Perhaps this answer-seeking is unwarranted. Anderson concludes one of his better monologues with “it’s painful not to pretend, because we’re cowards.” Fight Club’s Tyler Durden captured the predicament of the middle-class worker perfectly, saying “we’re slaves with white collars, working jobs we hate to buy shit we don’t need.” As Wellick and Anderson progress, both protagonists tends to forget these concerns, and instead, focus on their main objective—taking down the big, bad corporations, the symptom of a greater societal disease.

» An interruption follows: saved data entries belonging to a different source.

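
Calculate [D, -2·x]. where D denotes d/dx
-2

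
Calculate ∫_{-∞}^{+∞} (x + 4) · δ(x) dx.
4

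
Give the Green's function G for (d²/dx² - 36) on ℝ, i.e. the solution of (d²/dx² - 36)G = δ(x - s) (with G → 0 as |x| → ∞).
-\frac{e^{-6|x-s|}}{12}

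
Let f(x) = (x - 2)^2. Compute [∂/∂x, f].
2 x - 4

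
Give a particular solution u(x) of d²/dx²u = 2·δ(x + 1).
|x + 1|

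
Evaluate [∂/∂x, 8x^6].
48 x^{5}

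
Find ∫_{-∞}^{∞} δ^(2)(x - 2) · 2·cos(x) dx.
- 2 \cos{\left(2 \right)}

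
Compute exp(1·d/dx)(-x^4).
- x^{4} - 4 x^{3} - 6 x^{2} - 4 x - 1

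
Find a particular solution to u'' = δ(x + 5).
\frac{|x + 5|}{2}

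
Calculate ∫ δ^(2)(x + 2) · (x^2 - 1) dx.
2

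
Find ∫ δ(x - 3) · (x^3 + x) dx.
30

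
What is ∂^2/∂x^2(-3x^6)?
- 90 x^{4}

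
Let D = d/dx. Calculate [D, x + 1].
1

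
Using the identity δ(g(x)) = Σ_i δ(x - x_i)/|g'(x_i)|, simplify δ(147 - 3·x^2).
\frac{\delta(x - 7) + \delta(x + 7)}{42}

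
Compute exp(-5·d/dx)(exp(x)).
e^{x - 5}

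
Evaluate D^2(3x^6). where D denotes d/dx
90 x^{4}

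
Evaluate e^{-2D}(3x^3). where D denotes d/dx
3 x^{3} - 18 x^{2} + 36 x - 24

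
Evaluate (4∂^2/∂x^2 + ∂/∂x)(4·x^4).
16 x^{2} \left(x + 12\right)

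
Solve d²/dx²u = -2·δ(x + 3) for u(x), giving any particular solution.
-|x + 3|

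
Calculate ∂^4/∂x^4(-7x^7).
- 5880 x^{3}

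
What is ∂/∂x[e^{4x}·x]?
\left(4 x + 1\right) e^{4 x}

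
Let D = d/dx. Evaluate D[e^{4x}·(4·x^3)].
x^{2} \left(16 x + 12\right) e^{4 x}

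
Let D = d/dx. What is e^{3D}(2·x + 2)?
2 x + 8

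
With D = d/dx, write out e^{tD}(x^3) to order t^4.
t^{3} + 3 t^{2} x + 3 t x^{2} + x^{3}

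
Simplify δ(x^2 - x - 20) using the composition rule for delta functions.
\frac{\delta(x + 4) + \delta(x - 5)}{9}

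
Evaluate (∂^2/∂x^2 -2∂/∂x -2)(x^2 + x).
2 x \left(- x - 3\right)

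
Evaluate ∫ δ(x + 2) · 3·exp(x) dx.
\frac{3}{e^{2}}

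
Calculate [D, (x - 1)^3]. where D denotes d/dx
3 \left(x - 1\right)^{2}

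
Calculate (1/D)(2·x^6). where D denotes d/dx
\frac{2 x^{7}}{7}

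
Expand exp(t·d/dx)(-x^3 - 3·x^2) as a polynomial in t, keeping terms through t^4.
- t^{3} - 3 t^{2} \left(x + 1\right) - 3 t x \left(x + 2\right) - x^{3} - 3 x^{2}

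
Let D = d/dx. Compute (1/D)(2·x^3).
\frac{x^{4}}{2}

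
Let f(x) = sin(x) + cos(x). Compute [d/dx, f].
- \sin{\left(x \right)} + \cos{\left(x \right)}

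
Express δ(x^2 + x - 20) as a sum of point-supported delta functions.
\frac{\delta(x + 5) + \delta(x - 4)}{9}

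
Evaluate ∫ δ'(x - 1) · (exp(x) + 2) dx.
- e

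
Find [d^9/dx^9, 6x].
54\frac{d^{8}}{dx^{8}}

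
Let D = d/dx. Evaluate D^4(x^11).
7920 x^{7}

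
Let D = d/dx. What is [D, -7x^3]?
- 21 x^{2}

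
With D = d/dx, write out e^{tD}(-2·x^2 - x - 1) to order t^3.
- 2 t^{2} - t \left(4 x + 1\right) - 2 x^{2} - x - 1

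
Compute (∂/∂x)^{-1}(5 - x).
- \frac{x^{2}}{2} + 5 x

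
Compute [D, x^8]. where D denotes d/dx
8 x^{7}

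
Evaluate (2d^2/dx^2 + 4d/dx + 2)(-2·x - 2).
- 4 x - 12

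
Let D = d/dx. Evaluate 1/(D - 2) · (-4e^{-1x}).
\frac{4 e^{- x}}{3}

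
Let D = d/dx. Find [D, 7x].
7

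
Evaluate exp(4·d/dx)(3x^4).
3 x^{4} + 48 x^{3} + 288 x^{2} + 768 x + 768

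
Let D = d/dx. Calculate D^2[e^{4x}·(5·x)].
\left(80 x + 40\right) e^{4 x}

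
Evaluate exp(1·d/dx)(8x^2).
8 x^{2} + 16 x + 8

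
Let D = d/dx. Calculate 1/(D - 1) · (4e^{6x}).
\frac{4 e^{6 x}}{5}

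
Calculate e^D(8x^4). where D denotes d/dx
8 x^{4} + 32 x^{3} + 48 x^{2} + 32 x + 8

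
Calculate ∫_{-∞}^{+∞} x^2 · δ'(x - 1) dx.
-2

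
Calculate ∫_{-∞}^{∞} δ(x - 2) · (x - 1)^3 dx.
1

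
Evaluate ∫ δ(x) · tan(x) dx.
0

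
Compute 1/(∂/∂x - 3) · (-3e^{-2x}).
\frac{3 e^{- 2 x}}{5}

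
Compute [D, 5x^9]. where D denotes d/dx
45 x^{8}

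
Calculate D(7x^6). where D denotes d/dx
42 x^{5}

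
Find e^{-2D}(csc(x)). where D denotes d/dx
\csc{\left(x - 2 \right)}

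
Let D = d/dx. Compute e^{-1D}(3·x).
3 x - 3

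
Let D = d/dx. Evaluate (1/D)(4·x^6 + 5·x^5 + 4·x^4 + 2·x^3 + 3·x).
\frac{4 x^{7}}{7} + \frac{5 x^{6}}{6} + \frac{4 x^{5}}{5} + \frac{x^{4}}{2} + \frac{3 x^{2}}{2}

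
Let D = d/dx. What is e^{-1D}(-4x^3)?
- 4 x^{3} + 12 x^{2} - 12 x + 4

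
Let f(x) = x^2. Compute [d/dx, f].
2 x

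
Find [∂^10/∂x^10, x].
10\frac{d^{9}}{dx^{9}}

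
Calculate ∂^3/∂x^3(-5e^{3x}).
- 135 e^{3 x}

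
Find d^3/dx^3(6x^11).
5940 x^{8}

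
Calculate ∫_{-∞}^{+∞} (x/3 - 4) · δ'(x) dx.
- \frac{1}{3}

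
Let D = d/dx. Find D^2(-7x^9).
- 504 x^{7}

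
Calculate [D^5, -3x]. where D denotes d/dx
-15D^{4}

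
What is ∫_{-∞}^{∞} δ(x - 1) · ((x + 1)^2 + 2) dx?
6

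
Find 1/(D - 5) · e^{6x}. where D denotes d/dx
e^{6 x}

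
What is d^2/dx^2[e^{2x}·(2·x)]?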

Enter Black Mirror (2011). Charlie Brooker’s cynical, sci-fi satire is the best commentary on consumerism and technology on television. Unfortunately, it’s not on television very often, with only seven excellent episodes to its name since its launch in 2011. Rather than forming a consistent narrative, each episode provides a stand-alone glimpse into the society of the near future. Its characters are not Wall Street capitalists, nor are they revolutionaries. Instead, they are ordinary people, living in a society that is already far out of their reach. One tragically absurd episode features a cynical comedian who decides to run for office as a foul-mouthed animated bear named Waldo as a joke. People have lost such faith in the politicians that Waldo the Bear is able to mount a considerable challenge to the other candidates. Another episode features a device called a “grain,” which records its owner’s every action for replay at a later time. To viewers’ horror, they witness a couple’s domestic troubles spiral out of control as the device eradicates any trust they had in each other.
What Black Mirror understands that Mr. Robot and Fight Club don’t is that in a world of distractions, technology and consumption have not only shaped political and economic relationships between people, but also personal relationships. Society is at the point in which identities are self-consciously constructed on social networks every day; where a conversation with someone across the world is just a click away, but something as simple as knowing the next-door neighbours is often neglected. This hasn’t been forced on us. We chose Candy Crush and Snapchat. Perhaps then, instead of asking, “How do we destroy this world?” The question at hand should be, “why did we create it in the first place?”